Short sea transportation company United European Car Carriers (UECC) has announced the launch of a third dual-fuel LNG battery-hybrid pure car and truck carrier (PCTC). The vessel is the final new-build of the series, and was built at the Jiangnan Shipyard in China.
By utilizing battery-hybrid technology and dual-fuel engines, the new-builds are set to exceed the International Maritime Organization’s (IMO) goal of cutting carbon intensity by 40% by 2030 compared with 2008 levels.
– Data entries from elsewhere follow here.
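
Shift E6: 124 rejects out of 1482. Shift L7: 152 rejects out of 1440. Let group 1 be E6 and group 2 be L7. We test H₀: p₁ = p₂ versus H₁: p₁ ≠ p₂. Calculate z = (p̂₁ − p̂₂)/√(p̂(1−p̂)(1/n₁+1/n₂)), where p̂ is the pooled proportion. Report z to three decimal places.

z = -2.022

p̂₁ = 124/1482 = 0.083671, p̂₂ = 152/1440 = 0.105556.
Pooled p̂ = (124+152)/(1482+1440) = 276/2922 = 0.094456.
SE = √(p̂(1−p̂)(1/n₁+1/n₂)) = √(0.094456·0.905544·0.00136921) = √(0.000117114) = 0.010822.
z = (0.083671 − 0.105556)/0.010822 = -0.021885/0.010822 = -2.022.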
Through the use of LNG as a fuel, the vessel’s carbon dioxide levels will be reduced by approximately 25%, particulate matter and SOx by 90% and NOx by 85%. The company’s new-builds will also meet the IMO’s Tier 3 NOx emissions limitations for the North Sea and Baltic Sea.
Additionally, UECC conducted tests on its PCTC Autosky which utilized low-carbon fuels over a one-year period, resulting in a 58% reduction in carbon intensity. UECC plans to extend the use of such fuels to other vessels based on possible trial cargoes.
Upon completion of the new-builds, UECC will have 80% of its total lifting capacity meeting or exceeding the IMO target already this year. The shipping company aims to achieve an annual cut of 34,500 metric tons in CO2 emissions by 2025, compared with 18,700 metric tons in 2020 and 277 metric tons in 2016.
“We are rapidly building up our low-emission fleet to become the leading eco-friendly shortsea carrier in Europe through the addition of these new-builds that will, alongside the use of alternative fuels on our existing vessels, drastically reduce UECC’s environmental footprint,” commented Glenn Edvardsen, chief executive, UECC.
Following the recent delivery of UECC’s first new-build, Auto Advance, the second and third vessels are expected to be delivered in the first half of 2022. When final delivery of the three vessels is complete, UECC’s fleet of nine will include five eco-friendly PCTCs.
“We are taking advantage of available dual-fuel and hybrid technology with these new-builds while proactively adopting existing low-carbon fuels on our operational vessels to make a difference for the environment right now,” concluded Edvardsen.